この呼びかけは、2025年1月にRASが主催した大規模会議を受けたものだ。同会議では、科学者、政策立案者、環境専門家が、過度な夜間照明の広範な影響を示す証拠を提示した。
光害は急速に悪化している
光害は増加している。2023年に発表された論文によると、数万件の市民科学観測に基づき、夜空は2011年から2022年にかけて年間約10%明るくなった。2011年に250個の星が見えた場所では、2022年には100個しか見えなくなった。しかし、RASによれば、人工光害はもはや天文学者が夜空を観測する際の単なる不便さではない。
光害:人間の健康へのリスク
夜間の人工光への過度な曝露と、深刻な健康状態の発症を結びつける科学的証拠が増えている。研究者によると、2型糖尿病、肥満、アルツハイマー病、パーキンソン病、網膜損傷との関連性が高まっている。また、人の気分に直接影響を与え、うつ病や不安症の有病率を高めることを示唆する証拠もある。

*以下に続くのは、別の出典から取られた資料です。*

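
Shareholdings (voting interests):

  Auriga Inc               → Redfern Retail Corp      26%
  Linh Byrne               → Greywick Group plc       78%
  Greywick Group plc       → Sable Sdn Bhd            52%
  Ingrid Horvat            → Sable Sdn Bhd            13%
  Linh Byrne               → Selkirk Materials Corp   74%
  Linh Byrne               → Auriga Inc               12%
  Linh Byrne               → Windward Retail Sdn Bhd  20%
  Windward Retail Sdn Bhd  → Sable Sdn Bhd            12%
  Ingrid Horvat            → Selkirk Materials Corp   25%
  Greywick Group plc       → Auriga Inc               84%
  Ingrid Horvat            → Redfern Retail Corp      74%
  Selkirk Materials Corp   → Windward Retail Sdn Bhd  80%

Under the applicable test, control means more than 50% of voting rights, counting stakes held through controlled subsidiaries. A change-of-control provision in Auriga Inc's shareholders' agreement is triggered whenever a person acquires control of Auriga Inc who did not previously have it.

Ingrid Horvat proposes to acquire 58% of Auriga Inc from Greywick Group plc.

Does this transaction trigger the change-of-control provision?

Yes

The purchase adds only to Ingrid's holdings (Greywick's stake shrinks), so Ingrid is the only person who could newly come to control Auriga.
Ingrid holds 74% of Redfern, so Ingrid controls Redfern.
Neither Ingrid nor any entity Ingrid controls holds any voting interest in Auriga.
So before the transaction, Ingrid does not control Auriga.
After the purchase, Ingrid holds 58% of Auriga directly, and Greywick's stake falls to 26%.
Ingrid holds 58% of Auriga, so Ingrid controls Auriga.
Ingrid did not control Auriga before and does after, so the clause is triggered.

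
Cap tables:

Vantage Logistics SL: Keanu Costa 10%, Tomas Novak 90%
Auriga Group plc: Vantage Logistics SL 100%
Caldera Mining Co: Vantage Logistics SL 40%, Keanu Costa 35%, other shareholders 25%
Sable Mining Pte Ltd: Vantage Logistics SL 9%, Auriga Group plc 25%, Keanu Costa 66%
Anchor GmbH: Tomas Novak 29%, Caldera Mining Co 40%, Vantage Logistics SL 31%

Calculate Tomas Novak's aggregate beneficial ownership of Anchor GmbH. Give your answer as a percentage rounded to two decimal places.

71.30%

Tomas reaches Anchor along 3 paths.
Direct stake: 29% = 29%.
Via Vantage → Caldera: 90% × 40% × 40% = 14.4%.
Via Vantage: 90% × 31% = 27.9%.
Total: 29% + 14.4% + 27.9% = 71.3%.
Rounded: 71.30%.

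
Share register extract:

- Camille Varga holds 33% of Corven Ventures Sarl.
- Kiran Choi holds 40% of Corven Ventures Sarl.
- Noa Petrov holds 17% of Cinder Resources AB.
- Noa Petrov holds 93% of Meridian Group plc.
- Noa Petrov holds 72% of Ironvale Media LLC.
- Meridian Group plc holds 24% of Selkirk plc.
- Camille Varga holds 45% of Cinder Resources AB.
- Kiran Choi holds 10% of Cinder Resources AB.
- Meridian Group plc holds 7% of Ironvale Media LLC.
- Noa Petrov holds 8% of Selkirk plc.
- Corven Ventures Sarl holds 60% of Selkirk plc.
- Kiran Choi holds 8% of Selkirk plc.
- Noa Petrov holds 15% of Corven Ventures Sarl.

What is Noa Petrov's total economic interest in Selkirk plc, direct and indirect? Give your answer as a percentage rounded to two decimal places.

39.32%

Noa reaches Selkirk along 3 paths.
Direct stake: 8% = 8%.
Via Corven: 15% × 60% = 9%.
Via Meridian: 93% × 24% = 22.32%.
Total: 8% + 9% + 22.32% = 39.32%.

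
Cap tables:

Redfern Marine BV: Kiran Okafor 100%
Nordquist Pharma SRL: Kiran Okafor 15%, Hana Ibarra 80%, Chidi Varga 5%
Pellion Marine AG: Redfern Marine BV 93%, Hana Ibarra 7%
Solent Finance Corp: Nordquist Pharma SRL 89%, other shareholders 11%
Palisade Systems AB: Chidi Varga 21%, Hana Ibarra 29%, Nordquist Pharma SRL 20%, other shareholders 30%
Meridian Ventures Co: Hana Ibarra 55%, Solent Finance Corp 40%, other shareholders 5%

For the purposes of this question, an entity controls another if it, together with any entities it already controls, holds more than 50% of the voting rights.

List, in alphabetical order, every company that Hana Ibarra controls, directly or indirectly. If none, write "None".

Hana holds 80% of Nordquist, so Hana controls Nordquist.
Nordquist holds 89% of Solent, so Hana controls Solent.
Hana and Solent together hold 55% + 40% = 95% of Meridian, so Hana controls Meridian.
No other company's threshold is met.

Meridian Ventures Co, Nordquist Pharma SRL, Solent Finance Corp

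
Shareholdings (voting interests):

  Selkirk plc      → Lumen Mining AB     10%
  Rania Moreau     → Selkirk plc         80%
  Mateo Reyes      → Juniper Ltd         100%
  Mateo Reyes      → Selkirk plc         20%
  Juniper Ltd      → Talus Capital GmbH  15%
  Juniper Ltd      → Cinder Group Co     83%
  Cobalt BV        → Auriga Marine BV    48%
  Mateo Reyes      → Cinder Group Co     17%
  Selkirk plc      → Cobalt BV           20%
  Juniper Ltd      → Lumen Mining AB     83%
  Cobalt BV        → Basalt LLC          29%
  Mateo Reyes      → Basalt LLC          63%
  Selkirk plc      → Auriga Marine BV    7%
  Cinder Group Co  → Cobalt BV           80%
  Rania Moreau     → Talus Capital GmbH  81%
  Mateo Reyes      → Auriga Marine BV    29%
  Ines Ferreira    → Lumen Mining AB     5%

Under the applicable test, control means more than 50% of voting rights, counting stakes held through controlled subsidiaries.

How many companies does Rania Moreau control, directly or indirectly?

2

Rania holds 80% of Selkirk, so Rania controls Selkirk.
Rania holds 81% of Talus, so Rania controls Talus.
No other company's threshold is met.
Rania controls 2 companies.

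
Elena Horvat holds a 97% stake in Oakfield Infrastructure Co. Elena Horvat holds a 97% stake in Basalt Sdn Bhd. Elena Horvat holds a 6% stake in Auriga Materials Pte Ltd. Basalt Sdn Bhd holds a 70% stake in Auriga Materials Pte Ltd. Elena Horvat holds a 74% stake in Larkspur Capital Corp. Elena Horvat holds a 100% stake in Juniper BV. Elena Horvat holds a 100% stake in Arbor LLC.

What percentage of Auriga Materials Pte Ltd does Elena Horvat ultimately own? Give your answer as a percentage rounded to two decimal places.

Elena reaches Auriga along 2 paths.
Via Basalt: 97% × 70% = 67.9%.
Direct stake: 6% = 6%.
Total: 67.9% + 6% = 73.9%.
Rounded: 73.90%.

73.90%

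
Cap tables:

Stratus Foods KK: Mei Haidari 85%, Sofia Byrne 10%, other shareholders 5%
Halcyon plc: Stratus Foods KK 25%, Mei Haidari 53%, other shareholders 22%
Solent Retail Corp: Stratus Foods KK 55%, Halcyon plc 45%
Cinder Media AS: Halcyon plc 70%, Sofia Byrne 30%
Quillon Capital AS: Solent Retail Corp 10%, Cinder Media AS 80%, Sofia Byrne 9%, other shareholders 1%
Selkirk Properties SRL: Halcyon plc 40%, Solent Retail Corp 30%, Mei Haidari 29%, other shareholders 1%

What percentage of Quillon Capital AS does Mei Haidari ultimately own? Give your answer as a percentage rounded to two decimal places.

49.60%

Mei reaches Quillon along 5 paths.
Via Stratus → Solent: 85% × 55% × 10% = 4.675%.
Via Stratus → Halcyon → Solent: 85% × 25% × 45% × 10% = 0.95625%.
Via Halcyon → Solent: 53% × 45% × 10% = 2.385%.
Via Stratus → Halcyon → Cinder: 85% × 25% × 70% × 80% = 11.9%.
Via Halcyon → Cinder: 53% × 70% × 80% = 29.68%.
Total: 4.675% + 0.95625% + 2.385% + 11.9% + 29.68% = 49.59625%.
Rounded: 49.60%.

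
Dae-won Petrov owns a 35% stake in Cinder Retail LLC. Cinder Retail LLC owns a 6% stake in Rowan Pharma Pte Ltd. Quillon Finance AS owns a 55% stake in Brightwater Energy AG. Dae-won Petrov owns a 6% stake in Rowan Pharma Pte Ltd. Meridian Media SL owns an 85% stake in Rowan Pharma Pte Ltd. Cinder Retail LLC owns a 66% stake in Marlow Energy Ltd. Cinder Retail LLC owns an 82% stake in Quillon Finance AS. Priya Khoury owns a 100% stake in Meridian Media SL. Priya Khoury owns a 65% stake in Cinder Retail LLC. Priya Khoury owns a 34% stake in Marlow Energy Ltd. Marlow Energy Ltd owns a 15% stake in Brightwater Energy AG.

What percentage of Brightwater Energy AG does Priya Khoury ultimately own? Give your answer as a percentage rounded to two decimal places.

40.85%

Priya reaches Brightwater along 3 paths.
Via Cinder → Marlow: 65% × 66% × 15% = 6.435%.
Via Marlow: 34% × 15% = 5.1%.
Via Cinder → Quillon: 65% × 82% × 55% = 29.315%.
Total: 6.435% + 5.1% + 29.315% = 40.85%.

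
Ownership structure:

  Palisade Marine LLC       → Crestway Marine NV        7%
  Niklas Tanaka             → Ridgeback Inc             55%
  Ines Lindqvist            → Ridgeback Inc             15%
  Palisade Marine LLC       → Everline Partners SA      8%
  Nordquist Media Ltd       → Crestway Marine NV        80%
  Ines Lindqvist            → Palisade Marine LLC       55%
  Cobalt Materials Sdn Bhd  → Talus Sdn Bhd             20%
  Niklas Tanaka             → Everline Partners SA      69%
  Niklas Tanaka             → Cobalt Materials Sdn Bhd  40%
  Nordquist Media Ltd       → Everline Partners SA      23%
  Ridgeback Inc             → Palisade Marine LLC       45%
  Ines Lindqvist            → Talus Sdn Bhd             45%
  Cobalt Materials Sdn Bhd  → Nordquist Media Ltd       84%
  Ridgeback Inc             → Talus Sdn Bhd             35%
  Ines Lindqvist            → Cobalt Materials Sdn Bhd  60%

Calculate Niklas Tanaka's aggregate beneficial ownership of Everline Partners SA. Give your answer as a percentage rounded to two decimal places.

78.71%

Niklas reaches Everline along 3 paths.
Direct stake: 69% = 69%.
Via Ridgeback → Palisade: 55% × 45% × 8% = 1.98%.
Via Cobalt → Nordquist: 40% × 84% × 23% = 7.728%.
Total: 69% + 1.98% + 7.728% = 78.708%.
Rounded: 78.71%.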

「両者が自然環境と人間の健康に重大かつ永続的な影響を与えているという科学的証拠が増えている」と、RASの政策・多様性担当官であるマリエタ・バルディビア・レフォート氏は述べた。「この壊滅的な被害を逆転させるには、手遅れになる前に、政策立案者と立法者の両方による迅速かつ効果的な行動が必要だ。」
光害:野生生物への深刻な影響
科学者はまた、人工光が生物多様性、特に餌の摂取、移動、繁殖に暗闇を必要とする夜行性種に劇的な影響を与えていると警告した。

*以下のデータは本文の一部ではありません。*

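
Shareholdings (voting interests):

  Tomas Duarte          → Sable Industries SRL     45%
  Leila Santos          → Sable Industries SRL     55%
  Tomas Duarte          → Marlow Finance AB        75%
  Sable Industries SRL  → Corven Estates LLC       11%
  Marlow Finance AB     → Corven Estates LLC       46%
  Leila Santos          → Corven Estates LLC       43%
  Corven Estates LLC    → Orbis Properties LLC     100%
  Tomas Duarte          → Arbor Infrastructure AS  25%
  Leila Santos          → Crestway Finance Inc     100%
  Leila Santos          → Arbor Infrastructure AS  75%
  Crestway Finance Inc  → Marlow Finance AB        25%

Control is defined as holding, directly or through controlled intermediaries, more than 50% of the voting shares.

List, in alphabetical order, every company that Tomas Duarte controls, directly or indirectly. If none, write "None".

Tomas holds 75% of Marlow, so Tomas controls Marlow.
No other company's threshold is met.

Marlow Finance AB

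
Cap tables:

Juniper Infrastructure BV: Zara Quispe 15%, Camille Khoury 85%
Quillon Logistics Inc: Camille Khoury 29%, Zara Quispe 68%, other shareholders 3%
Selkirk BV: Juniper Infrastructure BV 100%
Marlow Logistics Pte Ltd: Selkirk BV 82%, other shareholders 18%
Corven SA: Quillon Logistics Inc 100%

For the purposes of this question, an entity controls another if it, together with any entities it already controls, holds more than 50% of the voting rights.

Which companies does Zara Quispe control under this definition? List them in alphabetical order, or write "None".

Zara holds 68% of Quillon, so Zara controls Quillon.
Quillon holds 100% of Corven, so Zara controls Corven.
No other company's threshold is met.

Corven SA, Quillon Logistics Inc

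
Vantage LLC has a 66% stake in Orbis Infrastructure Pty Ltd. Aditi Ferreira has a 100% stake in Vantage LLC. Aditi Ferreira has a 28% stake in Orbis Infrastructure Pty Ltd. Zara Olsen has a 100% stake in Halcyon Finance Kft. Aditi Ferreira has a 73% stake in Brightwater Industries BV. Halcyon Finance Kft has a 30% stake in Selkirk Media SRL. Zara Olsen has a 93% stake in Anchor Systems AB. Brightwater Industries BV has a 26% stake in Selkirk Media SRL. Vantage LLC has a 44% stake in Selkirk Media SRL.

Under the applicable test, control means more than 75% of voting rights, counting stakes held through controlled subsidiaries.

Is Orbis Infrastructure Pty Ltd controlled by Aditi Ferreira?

Yes

Aditi holds 100% of Vantage, so Aditi controls Vantage.
Aditi and Vantage together hold 28% + 66% = 94% of Orbis, so Aditi controls Orbis.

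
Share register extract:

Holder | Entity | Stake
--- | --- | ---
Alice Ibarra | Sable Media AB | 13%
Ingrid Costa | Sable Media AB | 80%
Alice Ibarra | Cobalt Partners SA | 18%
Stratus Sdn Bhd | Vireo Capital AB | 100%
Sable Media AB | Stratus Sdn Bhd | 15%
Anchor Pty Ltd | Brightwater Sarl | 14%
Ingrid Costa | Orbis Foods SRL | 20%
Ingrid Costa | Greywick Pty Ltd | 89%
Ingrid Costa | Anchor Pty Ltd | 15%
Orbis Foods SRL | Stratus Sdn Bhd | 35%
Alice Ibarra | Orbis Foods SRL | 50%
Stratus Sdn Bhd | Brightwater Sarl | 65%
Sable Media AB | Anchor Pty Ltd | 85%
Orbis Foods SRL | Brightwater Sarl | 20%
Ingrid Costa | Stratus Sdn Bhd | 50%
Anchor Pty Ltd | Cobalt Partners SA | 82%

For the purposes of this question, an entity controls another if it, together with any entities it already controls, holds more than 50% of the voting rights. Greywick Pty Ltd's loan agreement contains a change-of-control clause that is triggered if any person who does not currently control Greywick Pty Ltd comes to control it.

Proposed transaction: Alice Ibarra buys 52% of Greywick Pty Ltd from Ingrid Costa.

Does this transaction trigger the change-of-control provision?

The purchase adds only to Alice's holdings (Ingrid's stake shrinks), so Alice is the only person who could newly come to control Greywick.
Alice's largest direct stake is 50% in Orbis, which does not meet the threshold, so Alice controls no company.
Neither Alice nor any entity Alice controls holds any voting interest in Greywick.
So before the transaction, Alice does not control Greywick.
After the purchase, Alice holds 52% of Greywick directly, and Ingrid's stake falls to 37%.
Alice holds 52% of Greywick, so Alice controls Greywick.
Alice did not control Greywick before and does after, so the clause is triggered.

Yes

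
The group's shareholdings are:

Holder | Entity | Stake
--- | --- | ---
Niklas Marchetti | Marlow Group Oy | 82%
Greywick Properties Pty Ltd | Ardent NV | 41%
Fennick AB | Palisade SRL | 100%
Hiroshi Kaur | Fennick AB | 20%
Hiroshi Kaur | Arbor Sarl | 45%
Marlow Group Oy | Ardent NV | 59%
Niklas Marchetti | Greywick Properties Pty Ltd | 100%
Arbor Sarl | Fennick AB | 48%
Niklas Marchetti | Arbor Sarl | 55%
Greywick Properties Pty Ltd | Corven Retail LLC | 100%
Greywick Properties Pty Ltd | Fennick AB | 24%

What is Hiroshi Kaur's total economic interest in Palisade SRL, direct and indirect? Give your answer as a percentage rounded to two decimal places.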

会議で提示された証拠によると、街路照明にさらされた地域では蛾の幼虫の個体数が52%減少している。研究者は、人工光に引き寄せられた昆虫の約3分の1が、疲労や捕食により朝までに死亡すると推定している。夜間の人工光はまた、夜行性の植物と花粉媒介者の相互作用を62%減少させ、受粉と植物の繁殖に影響を及ぼすことが判明した。
光害から夜空を守る
RASは、夜間を自然環境の保護すべき一部として扱い、日中の環境保全に適用されるものと同様の保護措置を講じる必要があると主張している。

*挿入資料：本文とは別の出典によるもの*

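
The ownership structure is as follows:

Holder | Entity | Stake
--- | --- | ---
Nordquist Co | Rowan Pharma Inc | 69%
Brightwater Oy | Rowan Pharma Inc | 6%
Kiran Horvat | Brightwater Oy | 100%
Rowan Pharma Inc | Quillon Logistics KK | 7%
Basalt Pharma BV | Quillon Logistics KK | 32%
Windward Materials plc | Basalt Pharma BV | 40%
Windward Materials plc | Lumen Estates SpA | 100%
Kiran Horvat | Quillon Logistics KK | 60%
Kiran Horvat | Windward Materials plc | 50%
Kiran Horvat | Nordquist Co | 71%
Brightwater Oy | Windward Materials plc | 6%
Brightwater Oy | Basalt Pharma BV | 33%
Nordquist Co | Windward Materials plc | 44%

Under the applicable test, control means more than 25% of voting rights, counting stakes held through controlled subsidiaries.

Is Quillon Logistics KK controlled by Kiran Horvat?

Kiran holds 100% of Brightwater, so Kiran controls Brightwater.
Kiran holds 71% of Nordquist, so Kiran controls Nordquist.
Brightwater and Nordquist and Kiran together hold 6% + 44% + 50% = 100% of Windward, so Kiran controls Windward.
Windward and Brightwater together hold 40% + 33% = 73% of Basalt, so Kiran controls Basalt.
Nordquist and Brightwater together hold 69% + 6% = 75% of Rowan, so Kiran controls Rowan.
Kiran and Basalt and Rowan together hold 60% + 32% + 7% = 99% of Quillon, so Kiran controls Quillon.

Yes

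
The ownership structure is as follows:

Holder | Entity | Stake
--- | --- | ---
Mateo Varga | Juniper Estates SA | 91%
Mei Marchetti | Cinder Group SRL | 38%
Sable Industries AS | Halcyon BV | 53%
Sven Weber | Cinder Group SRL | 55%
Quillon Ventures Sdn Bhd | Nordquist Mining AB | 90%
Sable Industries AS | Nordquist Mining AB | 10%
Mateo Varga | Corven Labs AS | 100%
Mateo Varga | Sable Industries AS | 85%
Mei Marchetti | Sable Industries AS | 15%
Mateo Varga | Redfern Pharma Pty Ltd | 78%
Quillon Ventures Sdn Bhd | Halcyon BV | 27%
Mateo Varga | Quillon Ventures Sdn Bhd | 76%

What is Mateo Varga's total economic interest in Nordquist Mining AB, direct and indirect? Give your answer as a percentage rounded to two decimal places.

76.90%

Mateo reaches Nordquist along 2 paths.
Via Sable: 85% × 10% = 8.5%.
Via Quillon: 76% × 90% = 68.4%.
Total: 8.5% + 68.4% = 76.9%.
Rounded: 76.90%.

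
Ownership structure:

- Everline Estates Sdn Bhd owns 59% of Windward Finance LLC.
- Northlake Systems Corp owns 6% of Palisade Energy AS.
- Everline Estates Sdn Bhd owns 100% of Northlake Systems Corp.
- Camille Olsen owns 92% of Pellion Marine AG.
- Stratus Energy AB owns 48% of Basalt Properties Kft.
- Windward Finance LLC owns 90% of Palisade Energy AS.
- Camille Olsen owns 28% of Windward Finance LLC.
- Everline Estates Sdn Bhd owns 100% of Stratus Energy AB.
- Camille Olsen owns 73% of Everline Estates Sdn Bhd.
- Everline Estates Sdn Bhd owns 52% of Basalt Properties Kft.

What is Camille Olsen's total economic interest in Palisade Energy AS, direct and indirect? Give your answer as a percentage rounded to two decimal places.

Camille reaches Palisade along 3 paths.
Via Windward: 28% × 90% = 25.2%.
Via Everline → Windward: 73% × 59% × 90% = 38.763%.
Via Everline → Northlake: 73% × 100% × 6% = 4.38%.
Total: 25.2% + 38.763% + 4.38% = 68.343%.
Rounded: 68.34%.

68.34%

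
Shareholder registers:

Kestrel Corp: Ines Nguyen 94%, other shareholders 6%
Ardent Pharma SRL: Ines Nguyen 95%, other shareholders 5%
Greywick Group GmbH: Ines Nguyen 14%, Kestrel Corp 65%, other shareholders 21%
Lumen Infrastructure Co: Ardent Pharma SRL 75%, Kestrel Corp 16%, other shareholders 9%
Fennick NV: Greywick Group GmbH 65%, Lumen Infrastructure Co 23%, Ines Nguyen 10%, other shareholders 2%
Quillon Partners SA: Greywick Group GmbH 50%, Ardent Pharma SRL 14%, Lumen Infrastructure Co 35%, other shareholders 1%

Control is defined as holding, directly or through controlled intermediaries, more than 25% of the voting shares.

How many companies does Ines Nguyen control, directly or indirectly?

6

Ines holds 94% of Kestrel, so Ines controls Kestrel.
Ines holds 95% of Ardent, so Ines controls Ardent.
Ines and Kestrel together hold 14% + 65% = 79% of Greywick, so Ines controls Greywick.
Ardent and Kestrel together hold 75% + 16% = 91% of Lumen, so Ines controls Lumen.
Greywick and Lumen and Ines together hold 65% + 23% + 10% = 98% of Fennick, so Ines controls Fennick.
Greywick and Ardent and Lumen together hold 50% + 14% + 35% = 99% of Quillon, so Ines controls Quillon.
Ines controls 6 companies.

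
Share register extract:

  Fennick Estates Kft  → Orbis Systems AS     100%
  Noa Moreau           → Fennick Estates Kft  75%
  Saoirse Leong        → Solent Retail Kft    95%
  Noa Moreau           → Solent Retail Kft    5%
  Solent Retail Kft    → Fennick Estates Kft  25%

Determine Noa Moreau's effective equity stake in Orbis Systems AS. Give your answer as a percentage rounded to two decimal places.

Noa reaches Orbis along 2 paths.
Via Solent → Fennick: 5% × 25% × 100% = 1.25%.
Via Fennick: 75% × 100% = 75%.
Total: 1.25% + 75% = 76.25%.

76.25%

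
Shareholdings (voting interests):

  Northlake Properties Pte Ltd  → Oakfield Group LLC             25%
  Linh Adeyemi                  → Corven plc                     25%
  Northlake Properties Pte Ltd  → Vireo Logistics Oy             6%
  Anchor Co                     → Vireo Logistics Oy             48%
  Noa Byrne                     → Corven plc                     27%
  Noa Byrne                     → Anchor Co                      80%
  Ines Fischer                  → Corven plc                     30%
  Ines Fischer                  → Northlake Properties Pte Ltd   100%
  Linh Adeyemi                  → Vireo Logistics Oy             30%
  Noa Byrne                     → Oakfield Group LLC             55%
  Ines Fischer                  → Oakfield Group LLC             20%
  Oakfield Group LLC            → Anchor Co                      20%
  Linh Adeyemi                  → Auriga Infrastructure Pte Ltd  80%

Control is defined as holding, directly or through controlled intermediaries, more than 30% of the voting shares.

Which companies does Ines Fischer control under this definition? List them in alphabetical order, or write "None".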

同組織は、2020年に光害に対処し、暗い空に配慮した計画政策を提唱するために設立された、暗い空のための超党派議員連盟と協力してきた。RASは、英国の2021年環境法を含む、より広範な環境法制に光害を統合するよう各国政府に働きかけている。光害は現在、同法の下で直接的な環境目標としてリストアップされていないが、RASによれば、将来の二次法制にそれを含めることができるという。
光害:責任ある照明のための5つの原則
この深刻化する問題に対処するため、RASは責任ある屋外照明のための5つの主要原則の採用を推奨している。
- 明確な目的のためにのみ照明を使用する
- 必要な場所にのみ光を向ける
- 不必要な明るさを減らす
- 照明時間を制限する
- 刺激的な白色LEDではなく、より暖色系の照明を選ぶ
澄んだ空と大きく見開いた目を願って。